Dire « pardon » est un réflexe social courant, mais chez certaines personnes, l’excuse devient presque un tic. Elles s’excusent pour tout : un retard de deux minutes, une remarque anodine, ou même quand elles n’ont rien fait. Comme l’explique le psychologue Yves-Alexandre Thalmann, relayé par Psychologies, cette tendance puise souvent ses racines dans l’enfance.
Une faille affective à combler
Selon le psychanalyste Pascal Neveu, s’excuser en permanence peut traduire une fragilité narcissique. Les personnes concernées ont du mal à se sentir aimées pour ce qu’elles sont ; elles cherchent à maintenir l’affection d’autrui à travers leurs excuses. Enfant, elles ont parfois été surprotégées ou, au contraire, ont manqué de valorisation, ce qui a ancré en elles l’idée qu’elles doivent “mériter” l’amour des autres.
Un surmoi tyrannique
La psychanalyse évoque aussi la notion de surmoi, cette instance morale intérieure qui dicte ce qu’il « faut » faire. Un surmoi trop sévère pousse à s’excuser sans raison, comme si chaque pensée ou envie « imparfaite » était une faute. Ces personnes vivent dans une tension constante entre le désir d’être libres et la peur d’être répréhensibles.
Une illusion de contrôle
Enfin, selon Yves-Alexandre Thalmann, présenter des excuses sans motif peut offrir une forme paradoxale de pouvoir : en se déclarant responsables de tout, ces personnes restent au centre de la situation.
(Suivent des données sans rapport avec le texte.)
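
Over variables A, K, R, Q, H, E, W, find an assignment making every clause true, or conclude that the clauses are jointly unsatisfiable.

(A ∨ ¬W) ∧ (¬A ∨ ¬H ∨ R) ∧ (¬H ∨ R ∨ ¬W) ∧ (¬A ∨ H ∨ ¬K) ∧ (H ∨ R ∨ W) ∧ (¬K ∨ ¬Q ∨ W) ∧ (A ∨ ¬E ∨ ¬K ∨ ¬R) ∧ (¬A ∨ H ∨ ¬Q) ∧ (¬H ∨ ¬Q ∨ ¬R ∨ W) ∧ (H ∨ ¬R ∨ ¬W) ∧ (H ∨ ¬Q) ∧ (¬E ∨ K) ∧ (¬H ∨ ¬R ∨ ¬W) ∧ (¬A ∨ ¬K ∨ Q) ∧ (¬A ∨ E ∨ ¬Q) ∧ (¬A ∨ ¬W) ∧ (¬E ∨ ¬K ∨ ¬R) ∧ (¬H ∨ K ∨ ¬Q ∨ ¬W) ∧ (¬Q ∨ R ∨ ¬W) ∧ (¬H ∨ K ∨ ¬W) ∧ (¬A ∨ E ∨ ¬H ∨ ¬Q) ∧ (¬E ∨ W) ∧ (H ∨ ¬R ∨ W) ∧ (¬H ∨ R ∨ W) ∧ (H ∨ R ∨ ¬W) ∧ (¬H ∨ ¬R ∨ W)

Unsatisfiable — no assignment works.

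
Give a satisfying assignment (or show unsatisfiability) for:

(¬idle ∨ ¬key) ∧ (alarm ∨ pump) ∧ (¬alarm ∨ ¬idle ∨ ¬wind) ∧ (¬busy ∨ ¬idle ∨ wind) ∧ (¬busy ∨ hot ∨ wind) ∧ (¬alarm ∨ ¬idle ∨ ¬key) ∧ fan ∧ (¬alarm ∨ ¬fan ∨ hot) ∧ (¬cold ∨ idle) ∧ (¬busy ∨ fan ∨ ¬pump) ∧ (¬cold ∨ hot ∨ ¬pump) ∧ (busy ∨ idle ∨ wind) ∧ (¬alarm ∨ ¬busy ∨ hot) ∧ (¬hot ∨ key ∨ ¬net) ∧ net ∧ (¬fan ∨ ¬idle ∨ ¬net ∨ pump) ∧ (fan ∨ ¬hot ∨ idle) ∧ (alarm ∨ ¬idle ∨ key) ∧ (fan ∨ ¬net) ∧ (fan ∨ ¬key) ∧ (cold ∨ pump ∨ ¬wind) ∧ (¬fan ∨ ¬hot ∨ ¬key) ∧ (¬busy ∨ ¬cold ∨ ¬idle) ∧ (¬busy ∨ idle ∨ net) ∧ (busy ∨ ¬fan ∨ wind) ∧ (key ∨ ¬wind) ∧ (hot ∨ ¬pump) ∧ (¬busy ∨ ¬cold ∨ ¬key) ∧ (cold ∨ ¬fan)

Unsatisfiable — no assignment works.

Case hot = True:
  (fan) forces fan = True.
  (net) forces net = True.
  (¬hot ∨ key ∨ ¬net) forces key = True.
  Clause (¬fan ∨ ¬hot ∨ ¬key) is falsified — contradiction.
Case hot = False:
  (fan) forces fan = True.
  (¬alarm ∨ ¬fan ∨ hot) forces alarm = False.
  (alarm ∨ pump) forces pump = True.
  Clause (hot ∨ ¬pump) is falsified — contradiction.
Both cases fail, so the formula is unsatisfiable.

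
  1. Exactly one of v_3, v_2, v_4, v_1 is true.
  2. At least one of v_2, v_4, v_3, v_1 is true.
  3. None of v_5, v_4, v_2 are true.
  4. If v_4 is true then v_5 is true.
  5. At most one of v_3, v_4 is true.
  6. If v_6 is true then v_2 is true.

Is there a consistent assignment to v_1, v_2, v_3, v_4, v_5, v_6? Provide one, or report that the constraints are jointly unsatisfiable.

v_1=T; v_2=F; v_3=F; v_4=F; v_5=F; v_6=F

  (1) {v_3, v_2, v_4, v_1}: 1 true — exactly one ✓
  (2) {v_2, v_4, v_3, v_1}: 1 true — at least one ✓
  (3) {v_5, v_4, v_2}: 0 true — none ✓
  (4) v_4=F ⇒ v_5: vacuous ✓
  (5) {v_3, v_4}: 0 true — at most one ✓
  (6) v_6=F ⇒ v_2: vacuous ✓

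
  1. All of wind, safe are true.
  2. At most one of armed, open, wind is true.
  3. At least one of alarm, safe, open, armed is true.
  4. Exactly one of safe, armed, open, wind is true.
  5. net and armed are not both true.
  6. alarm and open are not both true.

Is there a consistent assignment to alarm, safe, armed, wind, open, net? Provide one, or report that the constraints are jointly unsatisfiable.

Case safe = True:
  (1) forces wind = True.
  Constraint (4) is violated (safe=T, wind=T) — contradiction.
Case safe = False:
  Constraint (1) is violated (safe=F) — contradiction.
Both cases fail — unsatisfiable.

UNSATISFIABLE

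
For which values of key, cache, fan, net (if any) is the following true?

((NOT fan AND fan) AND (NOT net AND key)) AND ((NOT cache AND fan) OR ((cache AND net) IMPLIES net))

Case fan = True: the conjunct NOT fan is False.
Case fan = False: the conjunct fan is False.
Both cases fail — unsatisfiable.

No satisfying assignment exists.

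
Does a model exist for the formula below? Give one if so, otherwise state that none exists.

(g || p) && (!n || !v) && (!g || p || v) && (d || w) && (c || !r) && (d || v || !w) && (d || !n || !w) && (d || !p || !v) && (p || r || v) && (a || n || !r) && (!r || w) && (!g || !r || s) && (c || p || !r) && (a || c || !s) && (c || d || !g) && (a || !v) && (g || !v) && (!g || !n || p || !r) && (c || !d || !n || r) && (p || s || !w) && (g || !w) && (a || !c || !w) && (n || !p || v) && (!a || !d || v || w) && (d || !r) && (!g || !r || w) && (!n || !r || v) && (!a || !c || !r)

w = False; n = False; a = True; s = False; g = True; r = False; d = True; p = True; c = False; v = True

Set w = False.
  then (d || w) forces d = True.
  then (!r || w) forces r = False.
Set n = False.
Try a = False:
  (a || !v) forces v = False.
  (p || r || v) forces p = True.
  clause (n || !p || v) is falsified — backtrack.
So a = True.
  then (!a || !d || v || w) forces v = True.
  then (g || !v) forces g = True.
Set s = False.
Set p = True.
Set c = False.
All clauses satisfied.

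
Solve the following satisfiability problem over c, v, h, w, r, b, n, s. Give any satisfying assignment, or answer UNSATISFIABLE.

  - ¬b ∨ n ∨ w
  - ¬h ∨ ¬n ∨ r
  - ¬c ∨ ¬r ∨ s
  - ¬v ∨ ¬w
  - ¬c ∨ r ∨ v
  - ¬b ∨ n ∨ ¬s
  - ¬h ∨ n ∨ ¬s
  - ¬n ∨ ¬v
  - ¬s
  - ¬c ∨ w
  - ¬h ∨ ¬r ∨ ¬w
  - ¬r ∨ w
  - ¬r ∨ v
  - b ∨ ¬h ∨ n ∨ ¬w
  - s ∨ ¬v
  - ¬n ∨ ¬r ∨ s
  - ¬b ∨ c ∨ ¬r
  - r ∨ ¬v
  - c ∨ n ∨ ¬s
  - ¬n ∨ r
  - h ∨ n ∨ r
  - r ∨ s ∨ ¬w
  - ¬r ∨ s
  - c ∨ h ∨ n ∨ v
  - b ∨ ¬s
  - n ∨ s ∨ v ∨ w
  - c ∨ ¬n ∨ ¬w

The formula is unsatisfiable.

Case s = True:
  Clause (¬s) is falsified — contradiction.
Case s = False:
  (s ∨ ¬v) forces v = False.
  (¬r ∨ v) forces r = False.
  (¬c ∨ r ∨ v) forces c = False.
  (¬n ∨ r) forces n = False.
  (h ∨ n ∨ r) forces h = True.
  (r ∨ s ∨ ¬w) forces w = False.
  Clause (n ∨ s ∨ v ∨ w) is falsified — contradiction.
Both cases fail, so the formula is unsatisfiable.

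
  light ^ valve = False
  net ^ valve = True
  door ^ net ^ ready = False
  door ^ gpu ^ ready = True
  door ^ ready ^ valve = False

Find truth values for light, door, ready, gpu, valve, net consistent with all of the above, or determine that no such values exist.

The formula is unsatisfiable.

Adding constraints 2, 3, 5 mod 2: every variable appears an even number of times on the left, so the left side is 0.
But the right sides sum to 1 (mod 2). 0 ≠ 1 — the system is inconsistent.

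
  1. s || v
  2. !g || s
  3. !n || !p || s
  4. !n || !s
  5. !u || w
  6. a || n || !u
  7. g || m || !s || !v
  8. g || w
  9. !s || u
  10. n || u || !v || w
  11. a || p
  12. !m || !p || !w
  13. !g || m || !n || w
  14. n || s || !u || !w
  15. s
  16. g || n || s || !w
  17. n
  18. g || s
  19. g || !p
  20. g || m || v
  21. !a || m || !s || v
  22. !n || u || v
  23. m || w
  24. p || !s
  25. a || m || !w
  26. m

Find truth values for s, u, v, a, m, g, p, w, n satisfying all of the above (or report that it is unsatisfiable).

Case s = True:
  (!n || !s) forces n = False.
  Clause (n) is falsified — contradiction.
Case s = False:
  Clause (s) is falsified — contradiction.
Both cases fail, so the formula is unsatisfiable.

Unsatisfiable — no assignment works.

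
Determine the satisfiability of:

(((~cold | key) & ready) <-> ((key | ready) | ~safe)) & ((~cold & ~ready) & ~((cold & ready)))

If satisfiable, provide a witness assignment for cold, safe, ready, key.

cold: False, safe: True, ready: False, key: False

  ((~cold | key) & ready) <-> ((key | ready) | ~safe) = True
    (~cold | key) & ready = False
      ~cold | key = True
        ~cold = True
    (key | ready) | ~safe = False
      key | ready = False
      ~safe = False
  (~cold & ~ready) & ~((cold & ready)) = True
    ~cold & ~ready = True
      ~cold = True
      ~ready = True
    ~((cold & ready)) = True
      cold & ready = False
Both conjuncts True, so the formula holds.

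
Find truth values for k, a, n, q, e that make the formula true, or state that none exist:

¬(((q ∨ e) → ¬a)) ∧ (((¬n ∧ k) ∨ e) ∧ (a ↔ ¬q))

k=F; a=T; n=F; q=F; e=T

  ¬(((q ∨ e) → ¬a)) = True
    (q ∨ e) → ¬a = False
      q ∨ e = True
      ¬a = False
  ((¬n ∧ k) ∨ e) ∧ (a ↔ ¬q) = True
    (¬n ∧ k) ∨ e = True
      ¬n ∧ k = False
        ¬n = True
    a ↔ ¬q = True
      ¬q = True
Both conjuncts True, so the formula holds.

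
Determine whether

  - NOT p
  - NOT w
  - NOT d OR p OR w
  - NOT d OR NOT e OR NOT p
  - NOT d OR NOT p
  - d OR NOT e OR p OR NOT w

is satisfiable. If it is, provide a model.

Unit clause (NOT p) forces p = False.
Unit clause (NOT w) forces w = False.
In (NOT d OR p OR w) only NOT d is left, so d = False.
Set e = True.
Check each clause:
  (NOT p): NOT p holds.
  (NOT w): NOT w holds.
  (NOT d OR p OR w): NOT d holds.
  (NOT d OR NOT e OR NOT p): NOT d holds.
  (NOT d OR NOT p): NOT d holds.
  (d OR NOT e OR p OR NOT w): NOT w holds.
All clauses satisfied.

e = True, p = False, d = False, w = False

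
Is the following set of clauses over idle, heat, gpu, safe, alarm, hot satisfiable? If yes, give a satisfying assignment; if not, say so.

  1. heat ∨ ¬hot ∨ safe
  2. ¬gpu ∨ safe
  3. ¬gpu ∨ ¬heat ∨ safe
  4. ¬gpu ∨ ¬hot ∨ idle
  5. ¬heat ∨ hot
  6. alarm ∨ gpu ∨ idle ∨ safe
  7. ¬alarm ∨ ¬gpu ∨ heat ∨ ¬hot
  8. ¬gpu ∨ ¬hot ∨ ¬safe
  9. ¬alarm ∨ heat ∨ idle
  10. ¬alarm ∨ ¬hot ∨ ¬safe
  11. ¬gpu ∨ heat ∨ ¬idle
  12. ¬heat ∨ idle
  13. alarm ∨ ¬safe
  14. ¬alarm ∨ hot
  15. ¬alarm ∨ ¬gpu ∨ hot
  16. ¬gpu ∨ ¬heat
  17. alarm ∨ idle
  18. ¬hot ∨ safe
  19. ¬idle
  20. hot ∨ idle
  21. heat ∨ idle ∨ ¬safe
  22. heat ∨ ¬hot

Case idle = True:
  Clause (¬idle) is falsified — contradiction.
Case idle = False:
  (¬heat ∨ idle) forces heat = False.
  (¬alarm ∨ heat ∨ idle) forces alarm = False.
  Clause (alarm ∨ idle) is falsified — contradiction.
Both cases fail, so the formula is unsatisfiable.

UNSATISFIABLE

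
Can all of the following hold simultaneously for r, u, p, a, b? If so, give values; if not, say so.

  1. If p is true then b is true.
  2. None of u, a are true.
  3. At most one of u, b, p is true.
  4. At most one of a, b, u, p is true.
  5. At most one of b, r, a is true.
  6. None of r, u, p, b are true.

r = False, u = False, p = False, a = False, b = False

  (1) p=F ⇒ b: vacuous ✓
  (2) {u, a}: 0 true — none ✓
  (3) {u, b, p}: 0 true — at most one ✓
  (4) {a, b, u, p}: 0 true — at most one ✓
  (5) {b, r, a}: 0 true — at most one ✓
  (6) {r, u, p, b}: 0 true — none ✓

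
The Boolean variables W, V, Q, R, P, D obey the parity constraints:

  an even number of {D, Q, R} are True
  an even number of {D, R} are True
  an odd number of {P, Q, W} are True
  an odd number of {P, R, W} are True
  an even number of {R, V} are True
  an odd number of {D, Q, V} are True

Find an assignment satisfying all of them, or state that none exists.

Adding constraints 1, 5, 6 mod 2: every variable appears an even number of times on the left, so the left side is 0.
But the right sides sum to 1 (mod 2). 0 ≠ 1 — the system is inconsistent.

UNSATISFIABLE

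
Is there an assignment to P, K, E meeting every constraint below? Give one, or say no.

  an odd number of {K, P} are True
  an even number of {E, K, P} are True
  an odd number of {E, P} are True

P: False, K: True, E: True

{K, P}: 1 true → odd ✓
{E, K, P}: 2 true → even ✓
{E, P}: 1 true → odd ✓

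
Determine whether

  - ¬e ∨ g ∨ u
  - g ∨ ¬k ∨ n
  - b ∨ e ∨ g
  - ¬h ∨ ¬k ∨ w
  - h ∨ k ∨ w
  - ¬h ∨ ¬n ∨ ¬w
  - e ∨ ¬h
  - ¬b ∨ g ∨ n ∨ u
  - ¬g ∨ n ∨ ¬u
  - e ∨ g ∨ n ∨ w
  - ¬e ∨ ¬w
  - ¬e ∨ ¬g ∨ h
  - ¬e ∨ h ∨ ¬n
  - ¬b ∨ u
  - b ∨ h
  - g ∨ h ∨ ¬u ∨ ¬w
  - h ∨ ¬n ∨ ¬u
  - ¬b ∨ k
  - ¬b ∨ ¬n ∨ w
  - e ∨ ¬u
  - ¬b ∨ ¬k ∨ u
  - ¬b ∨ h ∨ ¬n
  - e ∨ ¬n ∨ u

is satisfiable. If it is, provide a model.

Set g = False.
Try e = False:
  (b ∨ e ∨ g) forces b = True.
  (e ∨ ¬h) forces h = False.
  (¬b ∨ u) forces u = True.
  clause (e ∨ ¬u) is falsified — backtrack.
So e = True.
  then (¬e ∨ g ∨ u) forces u = True.
  then (¬e ∨ ¬w) forces w = False.
Set h = True.
  then (¬h ∨ ¬k ∨ w) forces k = False.
  then (¬b ∨ k) forces b = False.
Set n = False.
All clauses satisfied.

g = False, e = True, w = False, h = True, k = False, b = False, n = False, u = True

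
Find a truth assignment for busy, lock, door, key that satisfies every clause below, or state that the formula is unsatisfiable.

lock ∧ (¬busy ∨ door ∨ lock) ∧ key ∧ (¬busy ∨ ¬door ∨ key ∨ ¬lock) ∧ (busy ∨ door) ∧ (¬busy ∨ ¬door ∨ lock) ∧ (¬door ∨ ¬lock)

busy=T, lock=T, door=F, key=T

Unit clause (lock) forces lock = True.
Unit clause (key) forces key = True.
In (¬door ∨ ¬lock) only ¬door is left, so door = False.
In (busy ∨ door) only busy is left, so busy = True.
Check each clause:
  (lock): lock holds.
  (¬busy ∨ door ∨ lock): lock holds.
  (key): key holds.
  (¬busy ∨ ¬door ∨ key ∨ ¬lock): ¬door holds.
  (busy ∨ door): busy holds.
  (¬busy ∨ ¬door ∨ lock): ¬door holds.
  (¬door ∨ ¬lock): ¬door holds.
All clauses satisfied.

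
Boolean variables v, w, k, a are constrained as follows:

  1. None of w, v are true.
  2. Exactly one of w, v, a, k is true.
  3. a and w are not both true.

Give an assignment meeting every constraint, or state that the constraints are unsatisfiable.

v: False, w: False, k: False, a: True

  (1) {w, v}: 0 true — none ✓
  (2) {w, v, a, k}: 1 true — exactly one ✓
  (3) a=T, w=F — not both ✓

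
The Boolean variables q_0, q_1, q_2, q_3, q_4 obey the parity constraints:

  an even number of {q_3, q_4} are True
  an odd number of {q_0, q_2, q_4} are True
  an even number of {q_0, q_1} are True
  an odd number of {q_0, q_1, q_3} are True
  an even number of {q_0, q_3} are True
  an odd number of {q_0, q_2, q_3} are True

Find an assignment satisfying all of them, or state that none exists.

q_0=T, q_1=T, q_2=T, q_3=T, q_4=T

{q_3, q_4}: 2 true → even ✓
{q_0, q_2, q_4}: 3 true → odd ✓
{q_0, q_1}: 2 true → even ✓
{q_0, q_1, q_3}: 3 true → odd ✓
{q_0, q_3}: 2 true → even ✓
{q_0, q_2, q_3}: 3 true → odd ✓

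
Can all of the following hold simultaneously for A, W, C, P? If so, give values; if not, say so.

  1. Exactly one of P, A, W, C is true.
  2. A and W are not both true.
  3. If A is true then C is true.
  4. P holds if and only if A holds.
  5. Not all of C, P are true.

A: False, W: False, C: True, P: False

  (1) {P, A, W, C}: 1 true — exactly one ✓
  (2) A=F, W=F — not both ✓
  (3) A=F ⇒ C: vacuous ✓
  (4) P=F, A=F — same ✓
  (5) {C, P}: 1/2 true — not all ✓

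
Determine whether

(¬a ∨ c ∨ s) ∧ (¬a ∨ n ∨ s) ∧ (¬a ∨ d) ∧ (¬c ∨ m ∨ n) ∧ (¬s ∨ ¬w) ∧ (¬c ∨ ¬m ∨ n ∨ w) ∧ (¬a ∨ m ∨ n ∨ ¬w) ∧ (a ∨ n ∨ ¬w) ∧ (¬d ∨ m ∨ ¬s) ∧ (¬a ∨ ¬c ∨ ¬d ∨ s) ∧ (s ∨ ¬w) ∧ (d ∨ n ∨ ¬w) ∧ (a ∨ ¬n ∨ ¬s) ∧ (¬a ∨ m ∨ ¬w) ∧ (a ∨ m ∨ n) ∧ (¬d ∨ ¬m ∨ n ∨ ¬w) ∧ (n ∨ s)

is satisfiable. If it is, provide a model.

Set n = True.
Set m = True.
Set a = True.
  then (¬a ∨ d) forces d = True.
Try w = True:
  (¬s ∨ ¬w) forces s = False.
  clause (s ∨ ¬w) is falsified — backtrack.
So w = False.
Set s = True.
Set c = True.
All clauses satisfied.

n = True, m = True, a = True, w = False, s = True, c = True, d = True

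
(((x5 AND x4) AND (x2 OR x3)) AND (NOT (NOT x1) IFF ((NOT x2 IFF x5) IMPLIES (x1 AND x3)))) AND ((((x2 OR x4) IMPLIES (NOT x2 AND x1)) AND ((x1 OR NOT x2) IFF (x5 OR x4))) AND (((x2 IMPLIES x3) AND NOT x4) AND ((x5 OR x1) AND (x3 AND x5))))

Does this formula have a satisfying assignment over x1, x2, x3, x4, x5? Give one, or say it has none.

Case x4 = True: the conjunct NOT x4 is False.
Case x4 = False: the conjunct x4 is False.
Both cases fail — unsatisfiable.

UNSATISFIABLE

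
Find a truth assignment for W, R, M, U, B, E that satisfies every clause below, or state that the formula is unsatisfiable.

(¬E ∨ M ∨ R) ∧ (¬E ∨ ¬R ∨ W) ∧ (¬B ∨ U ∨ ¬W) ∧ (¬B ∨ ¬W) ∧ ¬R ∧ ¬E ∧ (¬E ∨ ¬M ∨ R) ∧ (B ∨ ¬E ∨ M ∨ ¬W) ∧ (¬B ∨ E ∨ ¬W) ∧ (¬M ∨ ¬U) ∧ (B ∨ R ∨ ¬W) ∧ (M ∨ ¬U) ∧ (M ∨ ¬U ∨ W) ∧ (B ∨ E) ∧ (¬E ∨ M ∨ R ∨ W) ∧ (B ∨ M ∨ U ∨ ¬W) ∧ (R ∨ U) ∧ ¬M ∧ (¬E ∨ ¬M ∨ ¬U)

UNSATISFIABLE

Case M = True:
  Clause (¬M) is falsified — contradiction.
Case M = False:
  (¬R) forces R = False.
  (¬E ∨ M ∨ R) forces E = False.
  (M ∨ ¬U) forces U = False.
  Clause (R ∨ U) is falsified — contradiction.
Both cases fail, so the formula is unsatisfiable.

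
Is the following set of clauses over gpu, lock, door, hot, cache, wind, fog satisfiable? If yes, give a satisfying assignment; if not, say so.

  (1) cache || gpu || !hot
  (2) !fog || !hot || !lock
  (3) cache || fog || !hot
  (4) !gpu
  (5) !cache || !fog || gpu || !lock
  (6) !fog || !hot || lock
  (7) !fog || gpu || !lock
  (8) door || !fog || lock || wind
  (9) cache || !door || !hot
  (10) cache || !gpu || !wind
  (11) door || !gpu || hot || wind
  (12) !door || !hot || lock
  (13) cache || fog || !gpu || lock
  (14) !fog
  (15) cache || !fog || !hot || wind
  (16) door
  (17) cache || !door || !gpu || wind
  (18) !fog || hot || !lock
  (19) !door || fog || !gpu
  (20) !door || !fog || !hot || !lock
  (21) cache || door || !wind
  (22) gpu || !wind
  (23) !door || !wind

gpu = False; lock = True; door = True; hot = False; cache = False; wind = False; fog = False

Unit clause (!gpu) forces gpu = False.
Unit clause (!fog) forces fog = False.
Unit clause (door) forces door = True.
In (gpu || !wind) only !wind is left, so wind = False.
Set lock = True.
Set hot = False.
Set cache = False.
All clauses satisfied.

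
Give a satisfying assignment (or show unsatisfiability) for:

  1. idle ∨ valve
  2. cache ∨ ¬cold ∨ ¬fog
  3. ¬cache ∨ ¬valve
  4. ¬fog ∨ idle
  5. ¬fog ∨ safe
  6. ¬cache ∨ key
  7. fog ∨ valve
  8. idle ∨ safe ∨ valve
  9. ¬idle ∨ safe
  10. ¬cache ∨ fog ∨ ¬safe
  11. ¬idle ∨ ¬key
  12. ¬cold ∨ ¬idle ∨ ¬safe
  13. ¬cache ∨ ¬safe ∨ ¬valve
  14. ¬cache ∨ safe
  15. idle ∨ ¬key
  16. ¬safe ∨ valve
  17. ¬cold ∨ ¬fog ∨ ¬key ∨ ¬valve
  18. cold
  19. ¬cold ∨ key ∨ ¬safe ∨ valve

Unit clause (cold) forces cold = True.
Set fog = False.
  then (fog ∨ valve) forces valve = True.
  then (¬cache ∨ ¬valve) forces cache = False.
Set idle = False.
  then (idle ∨ ¬key) forces key = False.
Set safe = True.
All clauses satisfied.

fog = False, idle = False, valve = True, safe = True, cache = False, cold = True, key = False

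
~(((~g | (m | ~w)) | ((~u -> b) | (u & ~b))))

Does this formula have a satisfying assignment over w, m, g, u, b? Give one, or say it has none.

w = True, m = False, g = True, u = False, b = False

  ~(((~g | (m | ~w)) | ((~u -> b) | (u & ~b)))) = True
    (~g | (m | ~w)) | ((~u -> b) | (u & ~b)) = False
      ~g | (m | ~w) = False
        ~g = False
        m | ~w = False
          ~w = False
      (~u -> b) | (u & ~b) = False
        ~u -> b = False
          ~u = True
        u & ~b = False
          ~b = True
The formula evaluates to True.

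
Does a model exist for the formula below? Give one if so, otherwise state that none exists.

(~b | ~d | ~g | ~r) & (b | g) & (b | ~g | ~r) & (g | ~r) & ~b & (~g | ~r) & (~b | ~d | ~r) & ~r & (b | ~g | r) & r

Case r = True:
  Clause (~r) is falsified — contradiction.
Case r = False:
  Clause (r) is falsified — contradiction.
Both cases fail, so the formula is unsatisfiable.

The formula is unsatisfiable.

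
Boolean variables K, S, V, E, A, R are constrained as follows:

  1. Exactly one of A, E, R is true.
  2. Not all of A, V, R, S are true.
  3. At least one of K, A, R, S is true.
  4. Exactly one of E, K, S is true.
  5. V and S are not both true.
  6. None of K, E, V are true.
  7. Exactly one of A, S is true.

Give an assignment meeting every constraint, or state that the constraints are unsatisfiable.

K = False, S = True, V = False, E = False, A = False, R = True

  (1) {A, E, R}: 1 true — exactly one ✓
  (2) {A, V, R, S}: 2/4 true — not all ✓
  (3) {K, A, R, S}: 2 true — at least one ✓
  (4) {E, K, S}: 1 true — exactly one ✓
  (5) V=F, S=T — not both ✓
  (6) {K, E, V}: 0 true — none ✓
  (7) {A, S}: 1 true — exactly one ✓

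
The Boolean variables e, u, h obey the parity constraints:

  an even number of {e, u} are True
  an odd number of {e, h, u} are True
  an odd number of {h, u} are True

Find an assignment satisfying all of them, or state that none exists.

e: False, u: False, h: True

{e, u}: 0 true → even ✓
{e, h, u}: 1 true → odd ✓
{h, u}: 1 true → odd ✓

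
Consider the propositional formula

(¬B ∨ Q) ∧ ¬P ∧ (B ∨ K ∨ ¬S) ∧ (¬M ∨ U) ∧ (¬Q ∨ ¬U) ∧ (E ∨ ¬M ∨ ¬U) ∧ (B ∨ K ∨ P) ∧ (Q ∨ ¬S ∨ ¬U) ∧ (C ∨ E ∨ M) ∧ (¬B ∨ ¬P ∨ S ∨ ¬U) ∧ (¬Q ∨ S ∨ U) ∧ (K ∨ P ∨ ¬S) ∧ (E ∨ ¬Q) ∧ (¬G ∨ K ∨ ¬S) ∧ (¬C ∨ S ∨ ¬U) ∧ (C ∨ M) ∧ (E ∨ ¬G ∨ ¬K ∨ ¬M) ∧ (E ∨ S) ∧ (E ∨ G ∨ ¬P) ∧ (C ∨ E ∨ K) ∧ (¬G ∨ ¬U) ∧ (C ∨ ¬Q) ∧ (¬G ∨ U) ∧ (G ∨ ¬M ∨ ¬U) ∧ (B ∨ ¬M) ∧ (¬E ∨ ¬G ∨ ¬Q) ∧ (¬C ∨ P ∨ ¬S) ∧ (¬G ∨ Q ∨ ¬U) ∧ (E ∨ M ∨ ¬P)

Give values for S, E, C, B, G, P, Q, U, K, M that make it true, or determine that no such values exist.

Unit clause (¬P) forces P = False.
Set S = False.
  then (E ∨ S) forces E = True.
Try C = False:
  (C ∨ M) forces M = True.
  (¬M ∨ U) forces U = True.
  (¬Q ∨ ¬U) forces Q = False.
  (¬B ∨ Q) forces B = False.
  clause (B ∨ ¬M) is falsified — backtrack.
So C = True.
  then (¬C ∨ S ∨ ¬U) forces U = False.
  then (¬G ∨ U) forces G = False.
  then (¬M ∨ U) forces M = False.
  then (¬Q ∨ S ∨ U) forces Q = False.
  then (¬B ∨ Q) forces B = False.
  then (B ∨ K ∨ P) forces K = True.
All clauses satisfied.

S = False; E = True; C = True; B = False; G = False; P = False; Q = False; U = False; K = True; M = False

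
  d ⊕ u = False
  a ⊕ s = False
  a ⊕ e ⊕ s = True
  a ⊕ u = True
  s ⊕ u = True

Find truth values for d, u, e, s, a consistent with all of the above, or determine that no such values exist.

d: True, u: True, e: True, s: False, a: False

d ⊕ u = T ⊕ T = False ✓
a ⊕ s = F ⊕ F = False ✓
a ⊕ e ⊕ s = F ⊕ T ⊕ F = True ✓
a ⊕ u = F ⊕ T = True ✓
s ⊕ u = F ⊕ T = True ✓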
C’est une manière inconsciente de se rassurer, de donner du sens à ce qu’elles ne contrôlent pas.
Comment rompre le cercle
Les psychologues recommandent d’apprendre à vérifier la légitimité de ses excuses. Avant de dire « désolé », il faut se demander : « Ai-je réellement blessé quelqu’un ? » ou « Suis-je responsable de ce qui s’est passé ? ». Si la réponse est non, inutile de s’excuser. Se libérer de cette habitude, c’est aussi se libérer du jugement excessif de soi – et réapprendre à s’accorder autant de bienveillance qu’aux autres.
Dire « pardon » n’est pas un mal en soi, mais quand l’excuse devient automatique, elle trahit souvent un mal-être plus profond, nourri par la peur de déplaire, une exigence intérieure excessive ou un besoin inconscient de contrôle. Prendre conscience de cette mécanique, c’est déjà amorcer le changement.